Marc Jonathan Benjamin (born 31 October 1964) is a qualified lawyer and has held various leadership positions in NGOs and Jewish communal organisations, including as Chief Executive of the Board of Deputies of British Jews from January 2005 to May 2013 and Chief Operating Officer of World ORT from January 2014 to December 2015.

==Biography==
Born in Croydon, South London, he attended Park Hill Junior School, Dulwich College where he was a contemporary of Nigel Farage, and Manchester University where he read law. He practiced law as a litigator in the city at Denton Hall Burgin and Warrens (now Dentons) and then Teacher Stern.

He moved into communal service in 1996, working for several years for educational and cultural charities before joining the Board of Deputies in January 2005.

He has an entry in Who's Who and the Jewish Chronicle listed him in its 'Power 100' most influential members of the UK Jewish community, noting his modernising role at the Board of Deputies and his contacts within government.

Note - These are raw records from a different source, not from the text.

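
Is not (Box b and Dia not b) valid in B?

Tableau for the negation Box b and Dia not b:
1. Box b and Dia not b, 0
2. Box b, 0   [and-rule on 1]
3. Dia not b, 0   [and-rule on 1]
4. b, 0   [Box-rule on 2 via 0R0]
5. not b, 1   [Dia-rule on 3: fresh world 1, 0R1]
6. b, 1   [Box-rule on 2 via 0R1]
Accessibility: 0R0, 0R1, 1R0, 1R1
Branch closes: b and not b both at 1.
Every branch of the negation's tableau closes; the branch above is one of them.

Valid in B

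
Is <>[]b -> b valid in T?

No, not valid

Tableau for the negation ~(<>[]b -> b):
1. ~(<>[]b -> b), 0
2. <>[]b, 0
3. ~b, 0
4. []b, 1
5. b, 1
Accessibility: 0R0, 0R1, 1R1
The negation has an open branch (countermodel exists).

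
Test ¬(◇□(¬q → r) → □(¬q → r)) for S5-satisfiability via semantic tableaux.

1. ¬(◇□(¬q → r) → □(¬q → r)), u
2. ◇□(¬q → r), u
3. ¬□(¬q → r), u
4. □(¬q → r), v
5. ¬q → r, u
6. ¬q → r, v
7. r, u
8. r, v
9. ¬(¬q → r), w
10. ¬q, w
11. ¬r, w
12. ¬q → r, w
13. r, w
Accessibility: uRu, uRv, uRw, vRu, vRv, vRw, wRu, wRv, wRw
Branch closes: r and ¬r both at w.
Every branch closes; the branch above is one of them.

No, unsatisfiable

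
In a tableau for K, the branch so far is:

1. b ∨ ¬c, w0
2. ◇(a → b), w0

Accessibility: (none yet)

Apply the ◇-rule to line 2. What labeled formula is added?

a fresh world w1 with w0Rw1, and a → b at w1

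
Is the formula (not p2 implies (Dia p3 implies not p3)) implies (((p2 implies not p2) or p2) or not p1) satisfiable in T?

Satisfiable (open branch found)

1. (not p2 implies (Dia p3 implies not p3)) implies (((p2 implies not p2) or p2) or not p1), u
2. ((p2 implies not p2) or p2) or not p1, u   [implies-rule on 1 (branches; this branch)]
3. not p1, u   [or-rule on 2 (branches; this branch)]
Accessibility: uRu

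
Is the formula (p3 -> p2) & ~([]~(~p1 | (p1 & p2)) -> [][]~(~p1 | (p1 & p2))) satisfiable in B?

Satisfiable

1. (p3 -> p2) & ~([]~(~p1 | (p1 & p2)) -> [][]~(~p1 | (p1 & p2))), 0
2. p3 -> p2, 0
3. ~([]~(~p1 | (p1 & p2)) -> [][]~(~p1 | (p1 & p2))), 0
4. []~(~p1 | (p1 & p2)), 0
5. ~[][]~(~p1 | (p1 & p2)), 0
6. ~(~p1 | (p1 & p2)), 0
7. p1, 0
8. ~(p1 & p2), 0
9. ~p3, 0
10. ~p2, 0
11. ~[]~(~p1 | (p1 & p2)), 1
12. ~(~p1 | (p1 & p2)), 1
13. p1, 1
14. ~(p1 & p2), 1
15. ~p2, 1
16. ~p1 | (p1 & p2), 2
17. p1 & p2, 2
18. p1, 2
19. p2, 2
Accessibility: 0R0, 0R1, 1R0, 1R1, 1R2, 2R1, 2R2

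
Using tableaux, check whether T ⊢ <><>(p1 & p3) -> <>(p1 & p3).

Tableau for the negation ~(<><>(p1 & p3) -> <>(p1 & p3)):
1. ~(<><>(p1 & p3) -> <>(p1 & p3)), u
2. <><>(p1 & p3), u
3. ~<>(p1 & p3), u
4. ~(p1 & p3), u
5. ~p3, u
6. <>(p1 & p3), v
7. ~(p1 & p3), v
8. ~p3, v
9. p1 & p3, w
10. p1, w
11. p3, w
Accessibility: uRu, uRv, vRv, vRw, wRw
The negation has an open branch (countermodel exists).

Not valid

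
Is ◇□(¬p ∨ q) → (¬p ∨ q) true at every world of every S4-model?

Tableau for the negation ¬(◇□(¬p ∨ q) → (¬p ∨ q)):
1. ¬(◇□(¬p ∨ q) → (¬p ∨ q)), w0
2. ◇□(¬p ∨ q), w0
3. ¬(¬p ∨ q), w0
4. p, w0
5. ¬q, w0
6. □(¬p ∨ q), w1
7. ¬p ∨ q, w1
8. q, w1
Accessibility: w0Rw0, w0Rw1, w1Rw1
The negation has an open branch (countermodel exists).

Invalid (countermodel exists)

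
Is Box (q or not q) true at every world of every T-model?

Tableau for the negation not Box (q or not q):
1. not Box (q or not q), w0
2. not (q or not q), w1
3. not q, w1
4. q, w1
Accessibility: w0Rw0, w0Rw1, w1Rw1
Branch closes: q and not q both at w1.
Every branch of the negation's tableau closes; the branch above is one of them.

Yes, valid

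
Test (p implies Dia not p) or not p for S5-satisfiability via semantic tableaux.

1. (p implies Dia not p) or not p, w0
2. not p, w0   [or-rule on 1 (branches; this branch)]
Accessibility: w0Rw0

Satisfiable (open branch found)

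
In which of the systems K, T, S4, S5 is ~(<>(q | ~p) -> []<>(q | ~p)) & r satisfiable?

S5-tableau for the formula:
1. ~(<>(q | ~p) -> []<>(q | ~p)) & r, 0
2. ~(<>(q | ~p) -> []<>(q | ~p)), 0   [&-rule on 1]
3. r, 0   [&-rule on 1]
4. <>(q | ~p), 0   [~->-rule on 2]
5. ~[]<>(q | ~p), 0   [~->-rule on 2]
6. q | ~p, 1   [<>-rule on 4: fresh world 1, 0R1]
7. ~p, 1   [|-rule on 6 (branches; this branch)]
8. ~<>(q | ~p), 2   [~[]-rule on 5: fresh world 2, 0R2]
9. ~(q | ~p), 0   [~<>-rule on 8 via 2R0]
10. ~q, 0   [~|-rule on 9]
11. p, 0   [~|-rule on 9]
12. ~(q | ~p), 1   [~<>-rule on 8 via 2R1]
13. ~q, 1   [~|-rule on 12]
14. p, 1   [~|-rule on 12]
Accessibility: 0R0, 0R1, 0R2, 1R0, 1R1, 1R2, 2R0, 2R1, 2R2
Branch closes: p and ~p both at 1.
Every branch closes (one shown): unsatisfiable in S5.
S4-tableau for the formula:
1. ~(<>(q | ~p) -> []<>(q | ~p)) & r, 0
2. ~(<>(q | ~p) -> []<>(q | ~p)), 0   [&-rule on 1]
3. r, 0   [&-rule on 1]
4. <>(q | ~p), 0   [~->-rule on 2]
5. ~[]<>(q | ~p), 0   [~->-rule on 2]
6. q | ~p, 1   [<>-rule on 4: fresh world 1, 0R1]
7. ~p, 1   [|-rule on 6 (branches; this branch)]
8. ~<>(q | ~p), 2   [~[]-rule on 5: fresh world 2, 0R2]
9. ~(q | ~p), 2   [~<>-rule on 8 via 2R2]
10. ~q, 2   [~|-rule on 9]
11. p, 2   [~|-rule on 9]
Accessibility: 0R0, 0R1, 0R2, 1R1, 2R2
Complete open branch: satisfiable in S4, hence also in K, T (this S4-model is also a K-model and a T-model).

K, T, S4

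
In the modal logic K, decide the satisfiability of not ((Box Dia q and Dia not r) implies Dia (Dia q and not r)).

1. not ((Box Dia q and Dia not r) implies Dia (Dia q and not r)), w0
2. Box Dia q and Dia not r, w0
3. not Dia (Dia q and not r), w0
4. Box Dia q, w0
5. Dia not r, w0
6. not r, w1
7. not (Dia q and not r), w1
8. Dia q, w1
9. not Dia q, w1
10. q, w2
11. not q, w2
Accessibility: w0Rw1, w1Rw2
Branch closes: q and not q both at w2.
(One branch shown.) All branches close.

No, unsatisfiable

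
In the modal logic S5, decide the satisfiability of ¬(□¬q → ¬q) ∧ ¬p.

1. ¬(□¬q → ¬q) ∧ ¬p, 0
2. ¬(□¬q → ¬q), 0
3. ¬p, 0
4. □¬q, 0
5. q, 0
6. ¬q, 0
Accessibility: 0R0
Branch closes: q and ¬q both at 0.
All branches of the tableau close; one closing branch shown above.

No, unsatisfiable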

Early in his tenure at the Board of Deputies he had to respond to the controversy following the publication of photographs of Prince Harry wearing a fancy dress Nazi uniform. This episode was followed by the incident in which the then Mayor of London, Ken Livingstone, called a Jewish journalist a "German war criminal" and a "concentration camp guard", which prompted the Board of Deputies to refer the matter to the Standards Board for England, along with some two dozen other complainants.

Jon Benjamin has subsequently played a leading role in issues affecting the UK Jewish community, including on the issues of faith schools, Holocaust era looted art, interfaith activity and domestic and international affairs. He has given evidence to UK Parliamentary Select and Legislative Committees, the Supreme Court and in the immigration tribunal on the issue of Jewish status.

He sat on the Charity Commission's Faiths Advisory Council and has acted as a 'critical friend' to the commission, providing advice on the Public Benefit Guidelines published in 2008. He chaired the Chief Executives' Forum for Jewish Charities and was a member of the Policy Research Advisory Group of the Institute for Jewish Policy Research and a board member of the World Council of Jewish Communal Service. He was also a member of the consultancy advisory panel of the National Council for Voluntary Organisations and served on charity sector working groups on volunteering and trustee best practice.

Jon Benjamin has broadcast on television and radio, and has been quoted extensively in print media in the UK and abroad.

Since leaving the Board of Deputies he has offered consultancy services to not-for-profit organisations through his consultancy, MJB Consulting, and served as Chief Operating Officer at World ORT between January 2014 and December 2015.

In June 2015 he became chairman of the Israel Guide Dog Centre - UK Friends, a registered charity in England supporting the only accredited breeding and training facilities for guide dogs in Israel. In September 2017 he was appointed a trustee of the Sir Martin Gilbert Learning Centre, a charity established to preserve the legacy of the renowned historian through history based education.